"uma flor que pudesse ser eterna." |
Mais um domingo alarmado que perfurou nossa desavisada intimidade. Ao alcance do que pude avistar, alguns vizinhos celebravam uma possível festa de aniversário no anexo do prédio em frente. No sexto andar, duas mulheres mergulhadas nas luzes piscantes do televisor, assistiam a algum usual programa dominical e fumavam cigarros, concentradas, mas com certo aspecto entediado diante dos minutos gratuitos e infinitos característicos deste dia quando se aproxima do final. Mais abaixo, no primeiro andar, um grupo imenso de pessoas, sentado ao redor da mesa circular, formava a típica congregação familiar, com avós, tios e crianças pequenas. Nós, da sacada recém-telada, observávamos, com as mãos pousadas uma na outra, sobre o centro de nossa pequena família nuclear, a lua em fase crescente e o céu manchado de azul marinho abraçar todas aquelas diversas situações de afeto e comparecimento. Olhando pela trama da rede, meio dispersa e flutuante, imagino que nunca houve antes uma circunstância que tivesse me invadido com tanta prontidão de felicidade. Cobicei que este dia pudesse ser eterno. Cuidaria da memória deste dia como quem se dedica ao cuidado de uma flor que se pretende durar para sempre. A memória tem mesmo essas aspirações irrisórias por eternidade.
Os cientistas não teriam conseguido imaginar a ideia do dia eterno, escrito trabalho literário ou perseguido veemente este entendimento mental de que este poderia ser um conceito verdadeiro e autêntico diante dos olhos: o dia aleatório de nossa própria escolha e, porventura, sem alicerces conscientes, que decidimos fazer durar sem fim na lembrança.
Conforme ela falava, sentia suas palavras e elas tinham gosto de café. Nossa convivência, tão protegida pela aparência da banalidade naquele instante, era para mim como um raio de sol que escapa da nuvem em dia enevoado. Meu ritual de iniciação. Sua existência me validava de forma positiva, me atestava em presença, em testemunho diante da vida, sem desafetos. Acredito que, num tempo muito breve, superei quase que completamente o meu medo - que era o de ela não existir. Senti minha sensibilidade perder as rédeas do próprio governo. Uma anarquia sentimental esclarecedora e precisa. "Ganhei na loteria sozinha", pensei.

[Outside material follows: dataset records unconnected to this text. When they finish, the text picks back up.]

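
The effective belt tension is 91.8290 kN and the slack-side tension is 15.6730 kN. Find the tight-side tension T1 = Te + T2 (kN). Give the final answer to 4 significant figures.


T1 = Te + T2 = 91.8290 + 15.6730
T1 = 107.5 kN


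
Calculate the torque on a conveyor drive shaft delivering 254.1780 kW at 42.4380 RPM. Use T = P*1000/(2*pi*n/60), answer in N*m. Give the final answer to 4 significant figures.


omega = 2*pi*42.4380/60 = 4.4441 rad/s
T = 254.1780*1000 / 4.4441
T = 57190 N*m


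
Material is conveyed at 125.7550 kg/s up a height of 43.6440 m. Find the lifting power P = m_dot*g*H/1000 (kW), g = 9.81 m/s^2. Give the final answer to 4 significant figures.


P = 125.7550 * 9.81 * 43.6440 / 1000
P = 53.84 kW


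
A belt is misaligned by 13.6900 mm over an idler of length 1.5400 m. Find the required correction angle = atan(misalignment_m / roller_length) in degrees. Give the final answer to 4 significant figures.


misalign_m = 13.6900 / 1000 = 0.013690 m
angle = atan(0.013690 / 1.5400)
angle = 0.5093 deg


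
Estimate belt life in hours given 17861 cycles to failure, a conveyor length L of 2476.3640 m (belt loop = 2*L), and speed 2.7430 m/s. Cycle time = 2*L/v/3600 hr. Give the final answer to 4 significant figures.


cycle_time = 2 * 2476.3640 / 2.7430 / 3600 = 0.501552 hr
life = 17861 * 0.501552 = 8958 hours


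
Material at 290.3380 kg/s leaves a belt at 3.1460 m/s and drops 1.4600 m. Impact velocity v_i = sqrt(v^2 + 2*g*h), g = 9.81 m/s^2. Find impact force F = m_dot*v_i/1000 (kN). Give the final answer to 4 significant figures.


v_i = sqrt(3.1460^2 + 2*9.81*1.4600) = 6.20826 m/s
F = 290.3380 * 6.20826 / 1000
F = 1.802 kN


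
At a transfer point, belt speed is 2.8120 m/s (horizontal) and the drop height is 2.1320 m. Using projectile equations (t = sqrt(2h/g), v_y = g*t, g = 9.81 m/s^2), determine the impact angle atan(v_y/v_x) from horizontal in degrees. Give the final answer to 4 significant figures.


t = sqrt(2*2.1320/9.81) = 0.659286 s
v_y = 9.81 * 0.659286 = 6.4676 m/s
angle = atan(6.4676 / 2.8120) = 66.50 deg


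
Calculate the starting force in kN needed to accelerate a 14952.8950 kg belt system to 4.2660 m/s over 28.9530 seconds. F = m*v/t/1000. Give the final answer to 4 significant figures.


F = 14952.8950 * 4.2660 / 28.9530 / 1000
F = 2.203 kN


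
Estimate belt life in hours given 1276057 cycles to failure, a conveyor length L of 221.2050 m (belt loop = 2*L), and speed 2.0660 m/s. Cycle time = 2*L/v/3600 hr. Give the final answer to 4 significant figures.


cycle_time = 2 * 221.2050 / 2.0660 / 3600 = 0.0594829 hr
life = 1276057 * 0.0594829 = 75900 hours


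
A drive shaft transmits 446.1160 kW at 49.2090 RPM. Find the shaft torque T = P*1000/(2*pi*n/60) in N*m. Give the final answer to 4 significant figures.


omega = 2*pi*49.2090/60 = 5.15315 rad/s
T = 446.1160*1000 / 5.15315
T = 86570 N*m


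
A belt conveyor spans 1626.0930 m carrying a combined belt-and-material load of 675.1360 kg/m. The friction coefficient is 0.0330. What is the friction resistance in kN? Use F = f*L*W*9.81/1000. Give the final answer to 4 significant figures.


F = 0.0330 * 1626.0930 * 675.1360 * 9.81 / 1000
F = 355.4 kN


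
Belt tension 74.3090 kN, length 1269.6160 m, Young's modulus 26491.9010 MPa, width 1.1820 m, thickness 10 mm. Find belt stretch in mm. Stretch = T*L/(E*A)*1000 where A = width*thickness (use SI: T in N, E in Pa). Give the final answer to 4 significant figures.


A = 1.1820 * 0.01 = 0.01182 m^2
Stretch = 74.3090*1000 * 1269.6160 / (26491.9010e6 * 0.01182) * 1000
Stretch = 301.3 mm


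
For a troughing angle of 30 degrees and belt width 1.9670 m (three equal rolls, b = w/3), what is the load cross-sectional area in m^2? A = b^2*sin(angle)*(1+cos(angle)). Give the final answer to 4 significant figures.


b = 1.9670/3 = 0.655667 m
A = 0.655667^2 * sin(30 deg) * (1 + cos(30 deg))
A = 0.4011 m^2


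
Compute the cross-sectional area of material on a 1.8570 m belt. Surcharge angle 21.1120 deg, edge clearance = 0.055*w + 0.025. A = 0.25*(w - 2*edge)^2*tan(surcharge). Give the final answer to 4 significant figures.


edge = 0.055*1.8570 + 0.025 = 0.127135 m
ew = 1.8570 - 2*0.127135 = 1.60273 m
A = 0.25 * 1.60273^2 * tan(21.1120 deg)
A = 0.2480 m^2


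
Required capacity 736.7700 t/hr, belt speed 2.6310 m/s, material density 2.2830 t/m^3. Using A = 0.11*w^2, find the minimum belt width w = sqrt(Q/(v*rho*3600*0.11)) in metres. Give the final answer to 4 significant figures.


A_req = 736.7700 / (2.6310 * 2.2830 * 3600) = 0.0340724 m^2
w = sqrt(0.0340724 / 0.11)
w = 0.5566 m


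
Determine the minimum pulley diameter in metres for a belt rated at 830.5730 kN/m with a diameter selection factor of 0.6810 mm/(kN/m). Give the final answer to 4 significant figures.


D = 830.5730 * 0.6810 / 1000
D = 0.5656 m


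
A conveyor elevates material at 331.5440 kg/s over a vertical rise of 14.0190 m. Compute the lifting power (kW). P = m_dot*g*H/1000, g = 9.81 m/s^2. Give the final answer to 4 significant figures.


P = 331.5440 * 9.81 * 14.0190 / 1000
P = 45.60 kW


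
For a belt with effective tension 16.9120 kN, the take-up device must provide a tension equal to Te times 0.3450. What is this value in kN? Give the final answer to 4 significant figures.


T_tu = 16.9120 * 0.3450
T_tu = 5.835 kN


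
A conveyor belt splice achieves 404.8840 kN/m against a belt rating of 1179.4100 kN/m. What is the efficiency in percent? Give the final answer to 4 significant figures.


Eff = 404.8840 / 1179.4100 * 100
Eff = 34.33 %


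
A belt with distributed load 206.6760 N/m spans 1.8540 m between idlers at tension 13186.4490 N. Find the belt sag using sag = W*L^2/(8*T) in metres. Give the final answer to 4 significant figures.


sag = 206.6760 * 1.8540^2 / (8 * 13186.4490)
sag = 0.006734 m


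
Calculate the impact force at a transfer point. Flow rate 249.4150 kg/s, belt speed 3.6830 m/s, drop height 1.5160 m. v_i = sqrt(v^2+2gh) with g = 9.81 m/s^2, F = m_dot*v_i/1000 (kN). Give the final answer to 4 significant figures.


v_i = sqrt(3.6830^2 + 2*9.81*1.5160) = 6.58091 m/s
F = 249.4150 * 6.58091 / 1000
F = 1.641 kN


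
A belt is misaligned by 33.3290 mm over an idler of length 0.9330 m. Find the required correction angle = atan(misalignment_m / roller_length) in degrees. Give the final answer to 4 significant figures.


misalign_m = 33.3290 / 1000 = 0.033329 m
angle = atan(0.033329 / 0.9330)
angle = 2.046 deg


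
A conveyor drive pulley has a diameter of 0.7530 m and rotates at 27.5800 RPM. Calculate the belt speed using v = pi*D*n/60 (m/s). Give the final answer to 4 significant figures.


v = pi * 0.7530 * 27.5800 / 60
v = 1.087 m/s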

Foi durante este estreito trilho por onde a babel de sentimentos se espremia para caber e passar, que pude ainda me dar conta de que, mesmo no caos, existe certo algorítimo organizado. Pela primeira vez, reconheço minha intenção e sinto que sou capaz de dar conta do desejo. Nem tudo são dores - mesmo em paráfrase dos ditados mais populares. Como era ousado diante do meu acanhamento permanecer ao seu lado. Senti a cidade como uma palma. Passei a querer dispersar a morte de toda forma possível. A vida enorme se aproximava, tirando da sugestão ambiciosa da morte a sensação que rondava este domingo sem precedente que estava absolutamente fora do tempo e do devir. Os amantes precisariam ser cuidadosos nestes intermináveis primeiros dias e talvez nós fossemos mesmo; um cuidado misterioso e fascinante e que movimentava a vida adormecida como se movimentam as partículas de água diante do estímulo da temperatura.